The Antarctic Peninsula may have no permanent human and industrial development, but the density of research bases here is the highest on the continent. Competing claims from the United Kingdom, Argentina and Chile are held at bay, with no single country claiming sovereignty, as a result of the Antarctic Treaty. Signed in 1959, this agreement and its associated documents ban military activity, promote scientific activity and freedom, and regulate human activity on and claims to Antarctica. But as tourist activity increases, and commercial fishing continues, and our climate changes all the while in the background, the future of the phenomenal ecosystem that is the Southern Ocean around the Scotia Arc – and the Antarctic Peninsula in particular – becomes ever-more fragile. While the Antarctic Treaty may help to govern activity on the continent, it lacks the political teeth to regulate all activity, especially biological extraction, at sea. One tool that conservationists use to help mitigate declines in marine populations is marine protected areas and Antarctica has two in the form of the Ross Sea Region Marine Protected Area and the South Orkney Islands Southern Shelf Marine Protected Area. Other significant marine protected areas have been declared across some subantarctic islands, notably the South Georgia and South Sandwich Islands Marine Protected Area in the Scotia Arc.

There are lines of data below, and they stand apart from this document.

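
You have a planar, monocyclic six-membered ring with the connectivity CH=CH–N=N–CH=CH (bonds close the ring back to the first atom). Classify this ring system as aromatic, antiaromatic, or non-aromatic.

Every ring atom contributes a p orbital perpendicular to the ring (the double-bond atoms are sp², each contributing one p electron; each =N– nitrogen is pyridine-type (lone pair in the sp² plane, one electron in the p orbital)), so the π system is cyclic and fully conjugated.
Counting π electrons: 3 × 2 = 6 from the 3 double-bond units.
That gives a 4n+2 count (6, n = 1).

Aromatic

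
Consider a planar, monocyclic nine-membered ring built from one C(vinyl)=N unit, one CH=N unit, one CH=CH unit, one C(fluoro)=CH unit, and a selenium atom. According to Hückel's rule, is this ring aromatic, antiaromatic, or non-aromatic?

The p orbitals form a continuous loop: every atom in a ring double bond is sp² and brings one electron to the p orbital; each sp² =N– keeps its lone pair in-plane and puts one electron into the π system; the selenium donates one lone pair from its p orbital. The ring is fully conjugated.
Adding the contributions, 4 × 2 = 8 from the double-bond units + 2 from the Se atom = 10.
With 10 π electrons (n = 2), the Hückel 4n+2 condition holds.

Aromatic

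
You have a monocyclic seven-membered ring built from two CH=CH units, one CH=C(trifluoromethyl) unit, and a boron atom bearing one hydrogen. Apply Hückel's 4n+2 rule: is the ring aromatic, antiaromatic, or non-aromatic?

Check conjugation: each doubly-bonded ring atom is sp² with one p-orbital electron; the boron has an empty p orbital — every position has a p orbital, so the cyclic π system is continuous.
Adding the contributions, 3 × 2 = 6 from the double-bond units + 0 from the BH atom = 6.
Since 6 = 4·1 + 2, the ring meets the 4n+2 criterion.

Aromatic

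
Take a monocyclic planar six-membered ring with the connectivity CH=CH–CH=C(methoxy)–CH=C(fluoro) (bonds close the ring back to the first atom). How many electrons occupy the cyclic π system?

6

Every ring atom contributes a p orbital perpendicular to the ring (the double-bond atoms are sp², each contributing one p electron), so the π system is cyclic and fully conjugated.
Adding the contributions, 3 × 2 = 6 from the 3 double-bond units.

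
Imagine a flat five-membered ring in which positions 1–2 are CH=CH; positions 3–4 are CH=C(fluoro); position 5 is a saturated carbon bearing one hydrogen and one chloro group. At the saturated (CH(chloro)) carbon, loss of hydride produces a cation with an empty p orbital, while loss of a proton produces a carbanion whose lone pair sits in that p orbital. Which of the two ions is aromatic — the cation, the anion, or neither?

In either ion the ring is fully conjugated: every atom, including the new sp² carbon, supplies a p orbital.
Cation: 2 × 2 + 0 = 4 π electrons → 4(1), antiaromatic.
Anion: 2 × 2 + 2 = 6 π electrons → 4(1)+2, aromatic.

The anion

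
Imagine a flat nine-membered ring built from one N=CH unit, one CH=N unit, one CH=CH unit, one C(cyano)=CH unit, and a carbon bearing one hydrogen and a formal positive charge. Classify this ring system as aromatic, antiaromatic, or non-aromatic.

Antiaromatic

The p orbitals form a continuous loop: the double-bond atoms are sp², each contributing one p electron; each sp² =N– keeps its lone pair in-plane and puts one electron into the π system; the carbocation has an empty p orbital. The ring is fully conjugated.
Tallying contributions gives 4 × 2 = 8 from the double-bond units + 0 from the CH(+) atom = 8.
A 4n π count (8, n = 2) in a planar conjugated ring means antiaromatic.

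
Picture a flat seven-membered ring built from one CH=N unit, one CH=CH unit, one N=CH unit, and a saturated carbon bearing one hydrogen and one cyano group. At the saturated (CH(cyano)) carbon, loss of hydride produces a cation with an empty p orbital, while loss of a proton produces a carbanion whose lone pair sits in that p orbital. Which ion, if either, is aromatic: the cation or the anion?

The cation

In either ion the ring is fully conjugated: every atom, including the new sp² carbon, supplies a p orbital.
Cation: 3 × 2 + 0 = 6 π electrons → 4(1)+2, aromatic.
Anion: 3 × 2 + 2 = 8 π electrons → 4(2), antiaromatic.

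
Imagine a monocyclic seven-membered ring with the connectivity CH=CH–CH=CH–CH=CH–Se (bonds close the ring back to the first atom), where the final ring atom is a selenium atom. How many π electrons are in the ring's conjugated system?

8

All ring atoms are sp² and supply a p orbital to the ring (each doubly-bonded ring atom is sp² with one p-orbital electron; the selenium donates one lone pair from its p orbital); the conjugation is uninterrupted.
Adding the contributions, 3 × 2 = 6 from the double-bond units + 2 from the Se atom = 8.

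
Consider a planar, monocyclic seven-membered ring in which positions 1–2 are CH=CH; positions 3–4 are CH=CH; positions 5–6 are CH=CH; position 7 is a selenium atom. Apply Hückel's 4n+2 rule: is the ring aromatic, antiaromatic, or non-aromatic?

Antiaromatic

All ring atoms are sp² and supply a p orbital to the ring (every atom in a ring double bond is sp² and brings one electron to the p orbital; the selenium donates one lone pair from its p orbital); the conjugation is uninterrupted.
Adding the contributions, 3 × 2 = 6 from the double-bond units + 2 from the Se atom = 8.
8 = 4(2); a planar, fully conjugated 4n system is antiaromatic.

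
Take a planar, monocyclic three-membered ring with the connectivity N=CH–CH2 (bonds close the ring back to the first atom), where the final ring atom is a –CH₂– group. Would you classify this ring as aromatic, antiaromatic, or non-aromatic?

Non-aromatic

The CH2 position has four σ bonds — the tetrahedral CH₂ carbon is sp³ and has no p orbital in the ring π system — so the cyclic conjugation is interrupted.
A ring that is not fully conjugated cannot be aromatic or antiaromatic regardless of its π-electron count.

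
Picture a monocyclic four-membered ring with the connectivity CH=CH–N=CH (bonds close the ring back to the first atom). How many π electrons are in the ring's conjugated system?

4

Every ring atom contributes a p orbital perpendicular to the ring (every atom in a ring double bond is sp² and brings one electron to the p orbital; each sp² =N– keeps its lone pair in-plane and puts one electron into the π system), so the π system is cyclic and fully conjugated.
Tallying contributions gives 2 × 2 = 4 from the 2 double-bond units.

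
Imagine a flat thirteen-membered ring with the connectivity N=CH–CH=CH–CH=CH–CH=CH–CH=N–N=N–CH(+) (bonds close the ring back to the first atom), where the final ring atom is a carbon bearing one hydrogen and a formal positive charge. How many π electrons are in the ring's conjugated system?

12

Check conjugation: the double-bond atoms are sp², each contributing one p electron; the doubly-bonded nitrogens are pyridine-type — their lone pairs lie in the ring plane, leaving one electron in the p orbital; the carbocation has an empty p orbital — every position has a p orbital, so the cyclic π system is continuous.
Counting π electrons: 6 × 2 = 12 from the double-bond units + 0 from the CH(+) atom = 12.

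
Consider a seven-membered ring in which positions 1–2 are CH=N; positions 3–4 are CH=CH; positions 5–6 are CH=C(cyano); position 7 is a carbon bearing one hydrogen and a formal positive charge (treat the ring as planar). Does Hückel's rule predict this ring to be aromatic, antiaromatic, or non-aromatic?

Aromatic

Every ring atom contributes a p orbital perpendicular to the ring (the double-bond atoms are sp², each contributing one p electron; each =N– nitrogen is pyridine-type (lone pair in the sp² plane, one electron in the p orbital); the carbocation has an empty p orbital), so the π system is cyclic and fully conjugated.
Tallying contributions gives 3 × 2 = 6 from the double-bond units + 0 from the CH(+) atom = 6.
6 = 4(1) + 2, which satisfies Hückel's 4n+2 rule.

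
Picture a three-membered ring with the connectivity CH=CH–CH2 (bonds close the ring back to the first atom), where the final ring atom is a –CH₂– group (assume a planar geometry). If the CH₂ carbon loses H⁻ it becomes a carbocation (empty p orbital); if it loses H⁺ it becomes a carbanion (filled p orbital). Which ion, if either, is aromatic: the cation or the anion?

Once that carbon is sp², every ring atom has a p orbital and both ions are fully conjugated.
Cation: 1 × 2 + 0 = 2 π electrons → 4(0)+2, aromatic.
Anion: 1 × 2 + 2 = 4 π electrons → 4(1), antiaromatic.

The cation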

But what of the peninsula itself, this site where rich Antarctic biodiversity and its threats collide, where the density and operation of both is highest across the region?
It is here that Bowie’s lyrics are hopefully proven wrong, their melancholy something to rouse the age-old sense of challenge that Antarctica seems to provoke in us rather than to describe the isolation at one of the most remote regions on earth. ‘Planet earth is blue … and there’s nothing I can do…’ If there is anything that Antarctica can show us, it’s that persistence pays off. Endeavour can push us to test traditional limits and push the bounds of what we believe is possible. The history of Antarctica may be littered with failure and struggle, but there are equally small gains whose significance we may only notice decades later. The ancient Greeks might have been wrong about why Antarctica is important, but they were certainly right in that it is important.
At some of the most remote reaches of our planet, the link between space and sea becomes clear: if we can harness the power of technology and pair it with the tenacity of human determination, we may yet have a chance to interpret the past, measure the present and plan for the future. And underpinning it all is perhaps the sense of humility that we sense from Major Tom as he stares back at the wonder of the earth: as we gaze at one of the last wildernesses on our planet, we might know that our planet earth is indeed blue, and that there is much we can do to secure its future.